The honest tradeoff: the skill is ~4000 words of instruction and the agent
spends tokens on deliberation and record-keeping. For complex multi-session
work, this pays for itself immediately - fewer rework cycles, fewer
re-explanations, fewer "wait, didn't we already decide this?" moments. For
one-shot scripts or throwaway prototypes, it's overhead you don't need.
## FAQ
**Does 10x replace Superpowers or other skill packs?**
No. Those often govern how the agent writes code or apply process pressure. 10x
governs how the agent approaches work - when to clarify, when to execute, how
to verify, and what to preserve. They compose naturally.
**Is this too much process for small changes?**
Trivial work stays trivial. The overhead scales with ambiguity and risk. The
goal is to stop paying the same cost twice.
**Why Markdown?**
Humans can read it. Agents can read it. Git can diff it. Grep can find it
three years from now. No vendor lock-in. No proprietary format. The lowest
common denominator that happens to be good enough.
## Composition
`SKILL.md` is a single self-contained file, but it's built from three
distinct pieces:
| Component | Source | What it does |
| --- | --- | --- |
| 10x Protocol | Original | The outer/inner loop, record shapes, retrospectives, and durable project memory system |
| Tactical Guidelines | [Karpathy's LLM coding guidelines](references/KARPATHY.md) | Behavioral mechanics that reduce common LLM coding mistakes |
| Operational Minimalism | Distilled from [ponytail](references/MINIMALIST.md) | Ruthless simplicity constraints and the execution ladder |
The `references/` directory contains the standalone source material. The skill
embeds all three so that a single file is all any harness needs.
## For agents
If you're an AI agent reading this to install 10x:
1. Copy the contents of `SKILL.md` (excluding the YAML frontmatter) into the
project's instruction file (`AGENTS.md`, `CLAUDE.md`, or equivalent).
2. Or: `npx skills add z3z1ma/10x` for skills directory installation.
3. Self-contained once loaded. Read `.10x/` if it exists. If not, trigger the
outer loop when a request carries ambiguity worth recording.
## Why "10x"?
The term has been around since 1968. Sackman, Erikson, and Grant found a 10:1
ratio in debugging efficiency between programmers at the same experience level.
That gap never closed. It widened. But what it measures shifted: a 10x
developer in 2025 isn't someone who writes 10x more code. They usually write
less. They're 10x because they eliminate problems instead of solving them,
multiply the people around them through radical documentation, and make the
next engineer's job easier every time they touch something.

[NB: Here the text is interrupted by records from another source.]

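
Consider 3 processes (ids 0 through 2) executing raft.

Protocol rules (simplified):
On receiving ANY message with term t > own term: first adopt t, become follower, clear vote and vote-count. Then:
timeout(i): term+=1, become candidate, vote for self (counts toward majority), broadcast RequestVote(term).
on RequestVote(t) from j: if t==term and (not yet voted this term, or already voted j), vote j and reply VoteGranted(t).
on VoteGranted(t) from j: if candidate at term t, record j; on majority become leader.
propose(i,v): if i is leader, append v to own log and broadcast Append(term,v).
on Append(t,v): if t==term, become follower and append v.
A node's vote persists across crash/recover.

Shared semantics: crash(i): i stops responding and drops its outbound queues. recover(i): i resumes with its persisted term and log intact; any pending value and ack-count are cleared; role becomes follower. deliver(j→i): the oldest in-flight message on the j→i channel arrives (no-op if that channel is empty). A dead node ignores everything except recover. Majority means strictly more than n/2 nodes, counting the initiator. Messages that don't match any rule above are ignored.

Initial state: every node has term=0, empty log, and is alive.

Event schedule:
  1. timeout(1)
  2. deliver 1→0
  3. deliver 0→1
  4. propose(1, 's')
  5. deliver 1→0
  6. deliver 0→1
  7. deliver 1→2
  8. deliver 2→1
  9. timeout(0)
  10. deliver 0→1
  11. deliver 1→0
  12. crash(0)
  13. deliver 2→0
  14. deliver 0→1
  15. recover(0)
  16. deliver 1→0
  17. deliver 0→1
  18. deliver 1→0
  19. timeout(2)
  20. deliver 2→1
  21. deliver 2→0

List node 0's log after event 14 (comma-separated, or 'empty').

step 1 timeout(1): 1={cand,t=1,log=-}
step 2 deliver 1→0: 0={foll,t=1,log=-}
step 3 deliver 0→1: 1={lead,t=1,log=-}
step 4 propose(1,'s'): 1={lead,t=1,log=s}
step 5 deliver 1→0: 0={foll,t=1,log=s}
step 6 deliver 0→1: —
step 7 deliver 1→2: 2={foll,t=1,log=-}
step 8 deliver 2→1: —
step 9 timeout(0): 0={cand,t=2,log=s}
step 10 deliver 0→1: 1={foll,t=2,log=s}
step 11 deliver 1→0: 0={lead,t=2,log=s}
step 12 crash(0): 0={✗lead,t=2,log=s}
step 13 deliver 2→0: —
step 14 deliver 0→1: —

s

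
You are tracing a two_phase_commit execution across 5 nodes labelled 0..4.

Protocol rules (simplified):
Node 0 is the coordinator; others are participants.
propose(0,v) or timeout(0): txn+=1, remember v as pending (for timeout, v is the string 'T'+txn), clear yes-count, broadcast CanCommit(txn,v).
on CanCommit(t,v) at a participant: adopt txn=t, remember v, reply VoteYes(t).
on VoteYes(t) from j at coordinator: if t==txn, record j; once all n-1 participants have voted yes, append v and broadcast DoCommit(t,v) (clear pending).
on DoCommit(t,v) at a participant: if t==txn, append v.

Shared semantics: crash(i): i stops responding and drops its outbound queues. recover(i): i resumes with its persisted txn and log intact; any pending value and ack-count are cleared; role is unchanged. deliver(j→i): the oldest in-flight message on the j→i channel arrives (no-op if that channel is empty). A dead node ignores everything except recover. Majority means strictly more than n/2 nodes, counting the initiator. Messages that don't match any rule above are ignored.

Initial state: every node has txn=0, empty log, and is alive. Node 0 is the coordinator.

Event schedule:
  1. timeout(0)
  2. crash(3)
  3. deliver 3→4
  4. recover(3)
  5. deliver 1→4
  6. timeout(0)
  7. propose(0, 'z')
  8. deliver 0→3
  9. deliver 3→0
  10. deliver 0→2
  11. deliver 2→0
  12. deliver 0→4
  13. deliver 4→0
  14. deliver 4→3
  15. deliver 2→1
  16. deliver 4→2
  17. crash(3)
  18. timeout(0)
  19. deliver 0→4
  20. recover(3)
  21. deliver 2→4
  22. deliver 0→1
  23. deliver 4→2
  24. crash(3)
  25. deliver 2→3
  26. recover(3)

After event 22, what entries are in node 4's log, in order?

empty

after 1 — timeout(0): n0:coor/t1/[-]
after 2 — crash(3): n3:✗part/t0/[-]
after 3 — deliver 3→4: ·
after 4 — recover(3): n3:part/t0/[-]
after 5 — deliver 1→4: ·
after 6 — timeout(0): n0:coor/t2/[-]
after 7 — propose(0,'z'): n0:coor/t3/[-]
after 8 — deliver 0→3: n3:part/t1/[-]
after 9 — deliver 3→0: ·
after 10 — deliver 0→2: n2:part/t1/[-]
after 11 — deliver 2→0: ·
after 12 — deliver 0→4: n4:part/t1/[-]
after 13 — deliver 4→0: ·
after 14 — deliver 4→3: ·
after 15 — deliver 2→1: ·
after 16 — deliver 4→2: ·
after 17 — crash(3): n3:✗part/t1/[-]
after 18 — timeout(0): n0:coor/t4/[-]
after 19 — deliver 0→4: n4:part/t2/[-]
after 20 — recover(3): n3:part/t1/[-]
after 21 — deliver 2→4: ·
after 22 — deliver 0→1: n1:part/t1/[-]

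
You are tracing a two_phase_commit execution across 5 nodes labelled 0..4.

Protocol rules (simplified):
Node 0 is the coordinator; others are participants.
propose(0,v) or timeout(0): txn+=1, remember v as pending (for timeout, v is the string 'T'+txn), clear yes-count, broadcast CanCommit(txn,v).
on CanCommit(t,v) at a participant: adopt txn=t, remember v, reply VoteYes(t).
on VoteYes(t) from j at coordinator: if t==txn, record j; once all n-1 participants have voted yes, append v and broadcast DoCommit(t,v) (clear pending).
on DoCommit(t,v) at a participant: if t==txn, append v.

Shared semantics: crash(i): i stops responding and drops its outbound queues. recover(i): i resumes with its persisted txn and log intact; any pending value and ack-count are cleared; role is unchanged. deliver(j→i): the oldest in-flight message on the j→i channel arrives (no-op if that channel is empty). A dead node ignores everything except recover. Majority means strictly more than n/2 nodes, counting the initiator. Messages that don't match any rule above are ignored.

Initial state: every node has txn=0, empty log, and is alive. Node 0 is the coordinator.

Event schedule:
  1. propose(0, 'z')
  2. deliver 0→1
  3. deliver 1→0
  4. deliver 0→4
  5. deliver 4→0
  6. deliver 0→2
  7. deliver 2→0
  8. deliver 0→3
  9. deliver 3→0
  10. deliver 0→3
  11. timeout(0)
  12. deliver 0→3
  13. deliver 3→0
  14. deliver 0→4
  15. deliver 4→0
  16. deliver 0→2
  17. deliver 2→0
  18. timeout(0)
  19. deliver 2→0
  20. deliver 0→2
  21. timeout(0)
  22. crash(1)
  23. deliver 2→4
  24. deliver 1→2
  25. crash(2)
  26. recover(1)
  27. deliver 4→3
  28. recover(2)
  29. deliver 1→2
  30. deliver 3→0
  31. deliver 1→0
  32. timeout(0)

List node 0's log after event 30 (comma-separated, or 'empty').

e1 propose(0,'z'): 0[coor,t=1,-]
e2 deliver 0→1: 1[part,t=1,-]
e3 deliver 1→0: ·
e4 deliver 0→4: 4[part,t=1,-]
e5 deliver 4→0: ·
e6 deliver 0→2: 2[part,t=1,-]
e7 deliver 2→0: ·
e8 deliver 0→3: 3[part,t=1,-]
e9 deliver 3→0: 0[coor,t=1,z]
e10 deliver 0→3: 3[part,t=1,z]
e11 timeout(0): 0[coor,t=2,z]
e12 deliver 0→3: 3[part,t=2,z]
e13 deliver 3→0: ·
e14 deliver 0→4: 4[part,t=1,z]
e15 deliver 4→0: ·
e16 deliver 0→2: 2[part,t=1,z]
e17 deliver 2→0: ·
e18 timeout(0): 0[coor,t=3,z]
e19 deliver 2→0: ·
e20 deliver 0→2: 2[part,t=2,z]
e21 timeout(0): 0[coor,t=4,z]
e22 crash(1): 1[✗part,t=1,-]
e23 deliver 2→4: ·
e24 deliver 1→2: ·
e25 crash(2): 2[✗part,t=2,z]
e26 recover(1): 1[part,t=1,-]
e27 deliver 4→3: ·
e28 recover(2): 2[part,t=2,z]
e29 deliver 1→2: ·
e30 deliver 3→0: ·

z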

With AI agents handling syntax, that gap widens further. The mechanical act of
writing code is commoditized. What remains scarce is engineering judgment -
knowing what to build, knowing when to stop, knowing how to prove it works,
and leaving enough context that the next person doesn't start from zero.
That's the habit. This is the skill.
Call it what you want. I thought it was funny.